The backlash has also underlined the creeping acceptance of Le Pen’s National Rally party and other far-right figures among Jewish voters.

Tribune Juive, a prominent communal paper, on Monday ran an op-ed by acclaimed psychoanalyst and author, Charles Rojzman, in which he offered thinly-veiled criticism of the CRIF and Consistoire leadership.

“Their egoism even makes them dismiss as fascists the common people because they buy into rhetoric that allows them to protect their identity,” Rojzman wrote, taking to task communal leaders, whom he did not name. French Jewry’s rank and file, he added, is “threatened by what we call ‘scum, enemies of coexistence,’” he wrote, using common euphemisms for Muslim extremists.

Jean-Piere Lledo, a prominent French-Jewish filmmaker, went further, accusing CRIF, France’s Chief Rabbi Haim Korsia and the Consistoire of failing to respect the principles of separating religion from state in a Tribune Juive op-ed.

Their partisanship “is a little like what the Islamists did, calling on their followers to vote for Jean-Luc Melenchon,” Lledo wrote, referencing the far-left presidential candidate who came in third in the first round of the presidential elections.

The latest polls show Macron leading Le Pen by over 10 points; he won in their 2017 runoff round by over 30 points.

Le Pen has headed the National Rally since 2011, when it was still called National Front. Under her, the party has moved from a fringe movement with no power to a formidable political force that appears to be growing. In addition to achieving the party’s best electoral result ever in the 2017 elections, Le Pen has led National Rally to win several mayoral elections.

A staunch nationalist against increased immigration, Le Pen has told Jews that she will be their “shield” against antisemitic violence by Muslims. But her plans to curtail religious freedoms to counteract the presence of Islam in French society would mean a ban on wearing head scarves and kippahs worn by Jews, she has acknowledged.
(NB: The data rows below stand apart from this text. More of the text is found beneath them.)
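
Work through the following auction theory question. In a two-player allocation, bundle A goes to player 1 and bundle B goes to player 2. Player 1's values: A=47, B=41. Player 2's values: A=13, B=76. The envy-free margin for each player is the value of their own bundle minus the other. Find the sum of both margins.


Step 1: Player 1's margin = v1(A) - v1(B) = 47 - 41 = 6
Step 2: Player 2's margin = v2(B) - v2(A) = 76 - 13 = 63
Step 3: Total margin = 6 + 63 = 69

69


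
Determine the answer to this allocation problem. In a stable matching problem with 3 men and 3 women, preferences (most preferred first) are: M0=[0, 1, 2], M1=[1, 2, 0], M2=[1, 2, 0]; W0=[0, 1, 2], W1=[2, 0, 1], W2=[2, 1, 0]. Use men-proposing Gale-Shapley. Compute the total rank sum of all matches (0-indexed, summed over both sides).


Step 1: Run Gale-Shapley (men propose, women hold best offer):
  M0 proposes to W0; she accepts
  M1 proposes to W1; she accepts
  M2 proposes to W1; she switches from M1
  M1 proposes to W2; she accepts
Step 2: Final matching: W0-M0, W1-M2, W2-M1
Step 3: 0-indexed ranks (man's rank of his match, then woman's): 0 + 0 + 0 + 0 + 1 + 1
Step 4: Total rank sum = 2

2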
She invited French Jews to make that “sacrifice” for their country.

Jewish support for National Rally was nonexistent under her Holocaust denier father Jean-Marie Le Pen, who was kicked out of the party in a bid to rehabilitate its reputation. But a 2014 poll suggested that National Front’s popularity among French Jewish voters rose to 13.5% under his daughter.
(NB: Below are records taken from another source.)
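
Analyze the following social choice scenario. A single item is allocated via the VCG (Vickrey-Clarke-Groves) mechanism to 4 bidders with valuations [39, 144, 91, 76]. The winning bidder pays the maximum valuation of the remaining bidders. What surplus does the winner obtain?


Step 1: The winner is the agent with the highest value: agent 1 with value 144
Step 2: Values of other agents: [39, 91, 76]
Step 3: VCG payment = max of others' values = 91
Step 4: Surplus = 144 - 91 = 53

53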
Many Jews, Korchia added, were supportive of Éric Zemmour, a Jewish far-right politician who holds several similar policy stances to Le Pen but who failed to advance to the second round. In Israel, 53% of the votes by French citizens in the first round went to Zemmour

Korsia, the chief rabbi, has called Zemmour, whose children and wife are Jewish and who attends synagogue, an antisemite and a racist. Zemmour has three convictions for inciting hatred against certain ethnicities — one of them was for saying most drug dealers in France are Arabs or Africans. 
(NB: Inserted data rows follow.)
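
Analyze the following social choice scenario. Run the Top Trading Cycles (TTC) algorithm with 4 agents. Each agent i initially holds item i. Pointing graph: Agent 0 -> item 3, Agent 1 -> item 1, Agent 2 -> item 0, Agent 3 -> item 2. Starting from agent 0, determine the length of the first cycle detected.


Step 1: Trace the pointer graph from agent 0: 0 -> 3 -> 2 -> 0
Step 2: A cycle is detected when we revisit agent 0
Step 3: The cycle is: 0 -> 3 -> 2 -> 0
Step 4: Cycle length = 3

3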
During the final days of his presidential campaign, Zemmour made the death of a young Jewish man, Jérémie Cohen, a central theme. Cohen was killed in February in a collision with a tram in a suburb of Paris, and his death was treated as a traffic accident until his family provided Zemmour with footage they had obtained independently. It showed Cohen running to the tram tracks after an altercation with several men on a street in Bobigny, a working class suburb of Paris with a large Muslim population. 

At election rallies, Zemmour presented the incident as part of what he described as a lawlessness problem in some French municipalities, especially ones with many immigrants from the Middle East and Africa. These issues are widely believed to be part of the reason that French Jews are apparently becoming more open to voting to far-right candidates.

“Éric Zemmour ran on a number of issues, traumatic issues for French Jews, that are not imagined: They are real,” Korchia said.